We are still stuck in an endless cycle of denials, temporary approvals, and crushing reversals. My care team managed to get me several free infusions from the drug company, but that is not a long-term solution. The system needs to change.
Blue Cross Blue Shield of Michigan is not the only insurance company doing this. Other insurers across the country are using the same tactics to deny people diagnosed with Alzheimer’s disease a chance to fight. It all goes back to a decision Medicare officials made in 2022 to restrict coverage for these treatments, even though they were approved by the Food and Drug Administration. Insurance companies are using that policy to say the treatments are “investigational/experimental” and deny coverage. Medicare’s coverage policy needs to change so insurers stop using it as cover for these terrible practices.

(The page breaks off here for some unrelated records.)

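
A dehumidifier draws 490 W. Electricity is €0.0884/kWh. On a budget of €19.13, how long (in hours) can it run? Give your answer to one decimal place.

441.6 h

Energy budget = €19.13 / €0.0884 per kWh = 216.4 kWh = 216,403 Wh
Runtime = 216,403 Wh / 490 W = 441.6 h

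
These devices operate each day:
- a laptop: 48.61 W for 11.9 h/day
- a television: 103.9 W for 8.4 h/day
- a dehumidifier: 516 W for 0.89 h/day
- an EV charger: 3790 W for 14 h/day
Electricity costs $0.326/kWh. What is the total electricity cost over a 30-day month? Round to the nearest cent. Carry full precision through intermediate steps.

$537.61

laptop: 48.61 W × 11.9 h × 30 d = 17,354 Wh = 17.35 kWh
television: 103.9 W × 8.4 h × 30 d = 26,183 Wh = 26.18 kWh
dehumidifier: 516 W × 0.89 h × 30 d = 13,777 Wh = 13.78 kWh
EV charger: 3790 W × 14 h × 30 d = 1,591,800 Wh = 1,592 kWh
Total energy = 17.35 + 26.18 + 13.78 + 1,592 = 1,649 kWh
Cost = 1,649 kWh × $0.326 = $537.61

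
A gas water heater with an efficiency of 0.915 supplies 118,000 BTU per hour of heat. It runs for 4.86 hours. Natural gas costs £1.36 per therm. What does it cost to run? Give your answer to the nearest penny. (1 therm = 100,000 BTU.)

£8.52

Heat delivered = 118,000 BTU/h × 4.86 h = 573,480 BTU
Gas input = 573,480 / 0.915 = 626,754 BTU
= 626,754 / 100,000 = 6.268 therm
Cost = 6.268 × £1.36/therm = £8.52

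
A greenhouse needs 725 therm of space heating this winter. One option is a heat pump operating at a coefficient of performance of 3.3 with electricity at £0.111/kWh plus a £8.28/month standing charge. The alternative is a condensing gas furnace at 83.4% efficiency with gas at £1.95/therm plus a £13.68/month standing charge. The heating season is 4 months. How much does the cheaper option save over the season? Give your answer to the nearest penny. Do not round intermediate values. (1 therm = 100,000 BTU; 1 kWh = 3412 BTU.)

£1002.02

Heat load = 725 therm × 100,000 = 72,500,000 BTU
Gas: input = 72,500,000 / 0.834 = 86,930,456 BTU = 869.3 therm → 869.3 × £1.95 = £1,695.14; + 4 × £13.68 standing = £1,749.86
Heat pump: 72,500,000 BTU / 3412 = 21,250 kWh heat; / 3.3 = 6,439 kWh in → × £0.111 = £714.72; + 4 × £8.28 standing = £747.84
Difference = |£1,749.86 − £747.84| = £1,002.02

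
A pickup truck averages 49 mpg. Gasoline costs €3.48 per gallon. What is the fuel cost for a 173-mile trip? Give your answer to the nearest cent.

Fuel = 173 mi / 49 mpg = 3.531 gal
Cost = 3.531 gal × €3.48/gal = €12.29

€12.29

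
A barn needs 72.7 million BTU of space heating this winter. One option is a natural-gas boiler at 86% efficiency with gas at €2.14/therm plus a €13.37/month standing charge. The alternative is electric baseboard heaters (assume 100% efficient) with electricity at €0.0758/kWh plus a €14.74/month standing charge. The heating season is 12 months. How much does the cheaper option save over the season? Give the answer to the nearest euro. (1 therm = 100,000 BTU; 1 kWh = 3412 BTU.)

Heat load = 72.7 × 10⁶ BTU = 72,700,000 BTU
Gas: input = 72,700,000 / 0.86 = 84,534,884 BTU = 845.3 therm → 845.3 × €2.14 = €1,809.05; + 12 × €13.37 standing = €1,969.49
Electric: 72,700,000 BTU / 3412 = 21,310 kWh → × €0.0758 = €1,615.08; + 12 × €14.74 standing = €1,791.96
Difference = |€1,969.49 − €1,791.96| = €177.52 ≈ €178

€178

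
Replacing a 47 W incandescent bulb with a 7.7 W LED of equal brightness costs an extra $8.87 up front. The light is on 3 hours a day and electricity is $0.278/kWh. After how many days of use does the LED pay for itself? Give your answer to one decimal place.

Power saved = 47 − 7.7 = 39.3 W
Daily energy saved = 39.3 W × 3 h = 117.9 Wh = 0.1179 kWh
Daily savings = 0.1179 × $0.278 = $0.0328
Payback = $8.87 / $0.0328 per day = 270.6 days

270.6 days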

Insurance rules for other time-sensitive diseases like cancer force insurance companies to act quickly, and they prohibit companies from interrupting coverage without a safety concern. The same should be true for time-sensitive diseases like Alzheimer’s. When a doctor prescribes a treatment, insurance companies should be required to respond within days -- not months -- so that patients can start care immediately. And once care begins and is clearly working, insurance companies should not be allowed to suddenly stop covering it without a verifiable safety concern. These fixes could save many patients and families from the nightmare I am living.